Wagner, Tannhäuser - René Kollo (Tannhauser), Helga Dernesch (Elisabeth), Christa Ludwig (Venus), Victor Braun (Wolfram), Manfred Jungwirth (Biterolf), Hans Sotin (Hermann), Kurt Equiluz (Heinrich), Norman Bailey (Reinmar)
Wiener Staatsopernchor & Wiener Philharmoniker, Sir Georg Solti.
7PM
Pannon Philharmonic
Berlioz: Harold en Italie, Op. 16
9PM
Budapest Festival Orchestra with Nicolas Namoradze
Legend No. 2 (in E major) (Saint Francis of Paola Walking on the Waves)
Totentanz
Hungarian Rhapsody No. 2
Aleksandr Skryabin - various works part four for late morning and early afternoon
Symphony no.3 [Le Divin Poeme] for orchestra op.43 (1902-04): Le Poème de l'extase - symphonic poem for orchestra op.54 (1905-08):
Huit études for piano op.42 (1903): Étude for piano op.49 no.1 from Trois morceaux for piano op.49 (1905):
Prélude in E-flat for piano op.45 no.3 from Trois morceaux for piano op.45 (1904): Quatre préludes for piano op.48 (1905): Prélude in F for piano op.49 no.2 from Trois morceaux for piano op.49 (1905): Prélude in A-minor for piano op.51 no.2 from Quatre morceaux for piano op.51 (1906):
Deux poèmes for piano op.32 (1903): Poème tragique for piano op.34 (1903): Poème Satanique for piano op.36 (1903) Poème for piano op.41 (1903): Deux poèmes for piano op.44 (1904): Feuillet d'album in E-flat for piano op.45 no.1 from Trois morceaux for piano op.45 (1904): Poème fantasque in C for piano op.45 no.2 from Trois morceaux for piano op.45 (1904): Scherzo for piano op.46 (1905): Quasi valse in F for piano op.47 (1905): Rêverie in C for piano op.49 no.3 from Trois morceaux for piano op.49 (1905): Fragilité for piano op.51 no.1 from Quatre morceaux for piano op.51 (1906): Poème ailé for piano op.51 no.3 from Quatre morceaux for piano op.51 (1906): Danse languide for piano op.51 no.4 from Quatre morceaux for piano op.51 (1906): Trois morceaux for piano op.52 (1907):
The Boulez we all love.
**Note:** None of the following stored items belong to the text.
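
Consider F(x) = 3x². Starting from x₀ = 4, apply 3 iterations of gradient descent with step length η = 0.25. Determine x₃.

-0.5

F′(x) = 6x
Step 1: F′(4) = 24; x₁ = 4 − 0.25·24 = -2
Step 2: F′(-2) = -12; x₂ = -2 − 0.25·(-12) = 1
Step 3: F′(1) = 6; x₃ = 1 − 0.25·6 = -0.5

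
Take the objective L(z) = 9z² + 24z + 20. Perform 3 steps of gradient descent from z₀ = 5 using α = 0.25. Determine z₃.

L′(z) = 18z + 24
z₁ = 5 − 0.25·114 = -23.5
z₂ = -23.5 − 0.25·(-399) = 76.25
z₃ = 76.25 − 0.25·1396.5 = -272.875

-272.875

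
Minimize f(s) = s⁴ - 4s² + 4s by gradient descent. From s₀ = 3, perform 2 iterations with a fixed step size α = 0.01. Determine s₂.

f′(s) = 4s³ - 8s + 4
s₁ = 3 − 0.01·88 = 2.12
s₂ = 2.12 − 0.01·25.152512 = 1.86847488

1.86847488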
Very fine performance with the Clevelanders, which, for me always, is Americas most unstable high class SO. (this means > conductor's driven orchestra...) Splendid piece of music.
The French Baroque, Music Antiqua Koln, Reinhard Goebel CD is an absolute corker. One of the best CDs of the genre ever released. I cannot recommend it highly enough to anyone who loves music, of any stripe ......
Erwin Schulhoff, Symphony No. 2
James Conlon, Symphonieorchester des Bayerischen Rundfunks
Not the actual recordings discussed by Hurwitz, but definitely worth a listen. This one is actually a boxed set (!) which contains 6 CDs-worth of orchestral and chamber music and which I'm going to sample more from once the 2nd Symphony is done (it's only a 20-minuter)
Edited to add: The 1921 Suite for Chamber Orchestra that appears on disc 1 of the set, just after Symphony No. 2 is great fun: reminds me of the jazzy bits in Ravel's L'Enfant et les Sortileges (How is your Mug, Keng-ca-fou etc)
Really, never thought I'd enjoy it as much as I did a few days ago. I haven't studied or read about the piece, just listen and listen again. While you listen, you learn this new language.
It is just beautiful but I understand that there are still people who think that this is not possible.